Mateo y Dalila aprendieron la verdad cuando el fuego dejó de consumir sus almas: el amor se convirtió en el compromiso de la rutina; una búsqueda perpetua (igual que la fiesta aquella, donde todavía vivían y sobrevivían) por buscar aventuras para enamorarlos a ambos. No pienses mal, bebé. Ambos son hijos de los primeros hombres y como tal, ambos aprendieron a controlar el ardor de las llamas. La pasión debe guardarse en un bolsillo, no sólo por el terror de consumir los cuerpos, sino porque también deben existir los caminatas tranquilas para oler el pasto mojado, disfrutar los cielos estrellados y acariciar las narices húmedas de los perros ajenos. Esta es la tercera canción de Mateo y Dalila, la de los adultos, la de los viejos; una canción de secretos y de miradas comprensivas; una canción que revela la verdad sobre el mundo.

El mundo es una fiesta perpetua. Todos hacen lo suyo: los hambrientos comen carne humana, los amorosos se consumen, el diablo tiende las trampas pero a nadie más le importa lo que hacen los otros, a no ser que tengan a alguien con quien compartirse, con quien abrazarse y seguir los mismos caminos. Mateo y Dalila, cuando se encontraron las primeras canas (él se las quitaba a ella, ella se las chuleaba a él), supieron que a nadie más le afectaría la partida del otro. Sí, claro, la muerte son noticias, noticias que a veces cimbran y suspenden temporalmente la rutina, pero eventualmente uno hace las paces y el infierno dejan ser los otros para ser uno mismo, uno mismo mirándose en el espejo y contándose las arrugas, los triglicéridos, el azúcar, la presión arterial y el ritmo cardiaco.

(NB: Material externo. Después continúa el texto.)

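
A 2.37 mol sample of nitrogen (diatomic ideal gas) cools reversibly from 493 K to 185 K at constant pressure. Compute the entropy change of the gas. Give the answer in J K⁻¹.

ΔS = -67.6 J/K

At constant pressure, ΔS = nC_p ln(T₂/T₁) with C_p = 7R/2 = 29.1 J mol⁻¹ K⁻¹.
ΔS = 2.37 × 29.1 × ln(185/493) = -67.6 J/K.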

El infierno es uno mismo hasta que conseguimos otro abismo donde asomarnos, ese abismo que nos regresa la mirada es un alma enamorada de nosotros. Si tan sólo hubiera entendido esto antes de perder a Arlette, antes de apostársela al diablo (aquí viene el coro). Si hubieras sido compasivo conmigo, habrías detenido este concierto o te habrías ido a escuchar a un músico mejor, un músico versado en algún otro instrumento, pero teníamos que ser tú y yo. Qué remedio. ¿Quieres saber de ellos? Murieron viejos y casi satisfechos, hasta que él se volvió loco y ella se volvió olvidadiza, hasta que dejaron de comprender las palabras y perdieron la memoria, hasta que la última caricia fue el último recuerdo agradable de ambos y luego se convirtieron en dos extraños, arrugados y apestosos, porque ningún dios tuvo la piedad de cercenar su existencia en tiempos más claros, tiempos más felices.

Pero suya es el alma que ascendió al cielo, uno después del otro, y ese uno recibió al otro en las puertas de San Pedro porque en el cielo, oh bebé, ese cielo que me está vetado, donde Arlette refocila con algún ángel justo y bueno, o quizás en el infierno donde baila pegada oreja y oreja con el diablo, ellos en el cielo o probablemente en el infierno, porque también enamorados se pueden hacer tantas maldades que crispan las manitas de Cristo y enredan las barbas de Dios, están juntos Mateo y Dalila, en otra misa, riéndose cómplices, mientras miran el baile solitario de mi Arlette. Requinto. El baile solitario de mi Arlette… Oh, oh, oh. El baile solitario. Finita la música. Déjenme solo.